Les champignons trouvés sur le corps humain sont de deux types principaux : les champignons environnementaux, tels que les levures et les moisissures qui ne présentent généralement aucun danger pour la plupart des personnes en bonne santé, et les champignons commensaux, qui vivent sur ou à l'intérieur du corps humain et peuvent être inoffensifs, offrent un avantage telles que l'amélioration de la santé intestinale ou contribuer à la maladie, comme les infections à levures ou les maladies du foie. Les champignons jouent également un rôle dans la formation de l'immunité de l'hôte, pour le meilleur ou pour le pire, qui occupe une place importante chez les personnes immunodéprimées, y compris les patients cancéreux.
La nouvelle étude caractérise le mycobiome du cancer, des champignons liés aux cancers, dans 17 401 échantillons de tissus, de sang et de plasma de patients dans 35 types de cancer dans quatre cohortes indépendantes. Les chercheurs ont trouvé de l'ADN et des cellules fongiques en faible abondance dans de nombreux cancers humains majeurs, avec des différences dans la composition des communautés qui différaient selon les types de cancer.
«La découverte que les champignons sont couramment présents dans les tumeurs humaines devrait nous inciter à mieux explorer leurs effets potentiels et à réexaminer presque tout ce que nous savons sur le cancer à travers une «lentille du microbiome», a dit l'auteur co-correspondant Ravid Straussman, chercheur principal à l'Institut Weizmann des sciences.
Les analyses qui ont comparé les communautés fongiques avec des bactériomes (le composant bactérien du microbiome) et des immunomes (gènes et protéines constituant le système immunitaire) appariés ont révélé que les associations entre eux étaient souvent «permissives» plutôt que compétitives.
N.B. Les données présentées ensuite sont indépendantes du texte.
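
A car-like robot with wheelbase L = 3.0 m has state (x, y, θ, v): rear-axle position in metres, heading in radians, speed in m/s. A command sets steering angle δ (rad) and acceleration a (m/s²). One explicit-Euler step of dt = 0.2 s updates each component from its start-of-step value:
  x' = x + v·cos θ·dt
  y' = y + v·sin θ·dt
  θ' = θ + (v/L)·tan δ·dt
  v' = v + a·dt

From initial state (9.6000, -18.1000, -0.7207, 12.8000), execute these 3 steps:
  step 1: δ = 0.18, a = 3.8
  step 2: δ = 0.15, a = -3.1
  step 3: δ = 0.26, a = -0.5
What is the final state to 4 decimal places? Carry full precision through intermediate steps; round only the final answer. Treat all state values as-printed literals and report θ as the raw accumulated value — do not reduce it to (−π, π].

(16.1671, -22.3184, -0.1993, 12.8400)

after step 1 (δ=0.18, a=3.8): (11.523441, -19.789372, -0.565419, 13.560000)
after step 2 (δ=0.15, a=-3.1): (13.813356, -21.242380, -0.428793, 12.940000)
after step 3 (δ=0.26, a=-0.5): (16.167059, -22.318401, -0.199305, 12.840000)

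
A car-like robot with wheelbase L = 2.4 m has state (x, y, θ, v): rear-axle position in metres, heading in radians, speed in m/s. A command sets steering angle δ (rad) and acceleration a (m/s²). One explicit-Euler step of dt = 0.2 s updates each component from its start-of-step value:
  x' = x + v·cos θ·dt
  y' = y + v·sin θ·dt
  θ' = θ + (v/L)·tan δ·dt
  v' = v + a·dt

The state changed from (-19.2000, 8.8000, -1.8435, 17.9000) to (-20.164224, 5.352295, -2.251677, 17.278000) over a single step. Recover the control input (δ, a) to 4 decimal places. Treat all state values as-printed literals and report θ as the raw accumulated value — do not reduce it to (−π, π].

δ = -0.2671, a = -3.1100

a = (v'−v)/dt = (-0.622000)/0.2 = -3.1100
Δθ = θ'−θ = -0.408177;  (v·dt/L) = 17.9000·0.2/2.4 = 1.491667
tan δ = Δθ·L/(v·dt) = -0.273638  →  δ = -0.2671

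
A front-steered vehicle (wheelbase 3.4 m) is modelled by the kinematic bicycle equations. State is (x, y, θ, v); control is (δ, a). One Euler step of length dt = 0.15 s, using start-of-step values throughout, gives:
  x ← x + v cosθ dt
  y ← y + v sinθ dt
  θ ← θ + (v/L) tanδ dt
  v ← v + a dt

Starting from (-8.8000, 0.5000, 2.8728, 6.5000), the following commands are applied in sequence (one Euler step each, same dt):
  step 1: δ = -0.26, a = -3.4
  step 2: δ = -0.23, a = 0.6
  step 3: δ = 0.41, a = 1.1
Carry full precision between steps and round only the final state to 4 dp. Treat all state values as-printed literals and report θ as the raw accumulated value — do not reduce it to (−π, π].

after step 1 (δ=-0.26, a=-3.4): (-9.739990, 0.758928, 2.796514, 5.990000)
after step 2 (δ=-0.23, a=0.6): (-10.585522, 1.062864, 2.734639, 6.080000)
after step 3 (δ=0.41, a=1.1): (-11.423040, 1.423847, 2.851222, 6.245000)

(-11.4230, 1.4238, 2.8512, 6.2450)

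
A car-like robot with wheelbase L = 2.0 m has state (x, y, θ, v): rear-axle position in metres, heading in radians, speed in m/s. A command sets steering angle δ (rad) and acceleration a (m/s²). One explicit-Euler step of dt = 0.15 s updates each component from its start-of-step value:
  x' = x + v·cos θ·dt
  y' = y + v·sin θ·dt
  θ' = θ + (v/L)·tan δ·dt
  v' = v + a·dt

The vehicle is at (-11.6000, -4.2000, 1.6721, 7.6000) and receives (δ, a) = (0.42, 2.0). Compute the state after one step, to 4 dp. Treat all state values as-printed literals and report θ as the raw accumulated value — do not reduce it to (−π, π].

(-11.7153, -3.0658, 1.9266, 7.9000)

x' = -11.6000 + 7.6000·cos(1.6721)·0.15 = -11.7153
y' = -4.2000 + 7.6000·sin(1.6721)·0.15 = -3.0658
θ' = 1.6721 + (7.6000/2.0)·tan(0.42)·0.15 = 1.9266
v' = 7.6000 + 2.0000·0.15 = 7.9000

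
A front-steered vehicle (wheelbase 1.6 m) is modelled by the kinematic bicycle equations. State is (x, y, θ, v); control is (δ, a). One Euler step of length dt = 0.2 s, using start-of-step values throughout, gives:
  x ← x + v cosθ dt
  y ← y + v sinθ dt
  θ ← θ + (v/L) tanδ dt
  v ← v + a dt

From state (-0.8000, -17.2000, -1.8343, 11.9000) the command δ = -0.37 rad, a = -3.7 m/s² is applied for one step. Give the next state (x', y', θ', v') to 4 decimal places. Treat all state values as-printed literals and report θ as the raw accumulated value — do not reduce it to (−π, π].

x' = -0.8000 + 11.9000·cos(-1.8343)·0.2 = -1.4199
y' = -17.2000 + 11.9000·sin(-1.8343)·0.2 = -19.4979
θ' = -1.8343 + (11.9000/1.6)·tan(-0.37)·0.2 = -2.4112
v' = 11.9000 − 3.7000·0.2 = 11.1600

(-1.4199, -19.4979, -2.4112, 11.1600)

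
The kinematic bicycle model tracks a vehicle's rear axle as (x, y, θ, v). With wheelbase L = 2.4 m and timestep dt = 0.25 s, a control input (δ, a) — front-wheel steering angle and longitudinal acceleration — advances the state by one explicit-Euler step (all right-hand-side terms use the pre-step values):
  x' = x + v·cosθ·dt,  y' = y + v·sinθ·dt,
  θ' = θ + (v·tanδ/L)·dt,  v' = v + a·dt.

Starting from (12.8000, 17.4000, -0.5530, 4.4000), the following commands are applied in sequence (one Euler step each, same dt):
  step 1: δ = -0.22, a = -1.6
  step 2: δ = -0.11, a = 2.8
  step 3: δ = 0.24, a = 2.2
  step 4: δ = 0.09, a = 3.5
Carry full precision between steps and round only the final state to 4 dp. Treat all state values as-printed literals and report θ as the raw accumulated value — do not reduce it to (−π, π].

(16.5230, 14.7332, -0.5324, 6.1250)

after step 1 (δ=-0.22, a=-1.6): (13.736048, 16.822233, -0.655492, 4.000000)
after step 2 (δ=-0.11, a=2.8): (14.528796, 16.212684, -0.701511, 4.700000)
after step 3 (δ=0.24, a=2.2): (15.426340, 15.454371, -0.581702, 5.250000)
after step 4 (δ=0.09, a=3.5): (16.522972, 14.733222, -0.532350, 6.125000)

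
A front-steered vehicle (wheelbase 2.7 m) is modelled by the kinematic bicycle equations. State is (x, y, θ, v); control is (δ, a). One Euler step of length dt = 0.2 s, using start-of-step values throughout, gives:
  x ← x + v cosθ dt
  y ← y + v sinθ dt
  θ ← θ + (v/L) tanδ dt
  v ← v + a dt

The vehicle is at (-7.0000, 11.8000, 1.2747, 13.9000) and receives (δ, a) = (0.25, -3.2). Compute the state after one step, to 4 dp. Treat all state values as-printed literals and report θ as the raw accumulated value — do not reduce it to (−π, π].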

Par exemple, une espèce de champignon s'est avérée enrichie dans les tumeurs cancéreuses du sein de patients âgés de plus de 50 ans, tandis qu'une autre espèce était particulièrement abondante dans les échantillons de cancer du poumon.
Les chercheurs ont déclaré qu'il existait des corrélations significatives entre des champignons spécifiques et l'âge, les sous-types de tumeurs, le statut tabagique, la réponse à l'immunothérapie et les mesures de survie. Il reste à déterminer si les champignons sont simplement corrélés ou causalement associés.
«Ces résultats valident l'idée que le microbiome dans son intégralité est un élément clé de la biologie du cancer», a dit le co-auteur de l'étude Gregory Sepich-Poore, co-fondateur et directeur de l'analyse chez Micronoma, «et peut présenter d'importantes opportunités de traduction, non seulement dans la détection du cancer, mais aussi dans d'autres applications biotechnologiques liées au développement de médicaments, à l'évolution du cancer, à la maladie résiduelle minimale, aux rechutes et aux diagnostics compagnons.»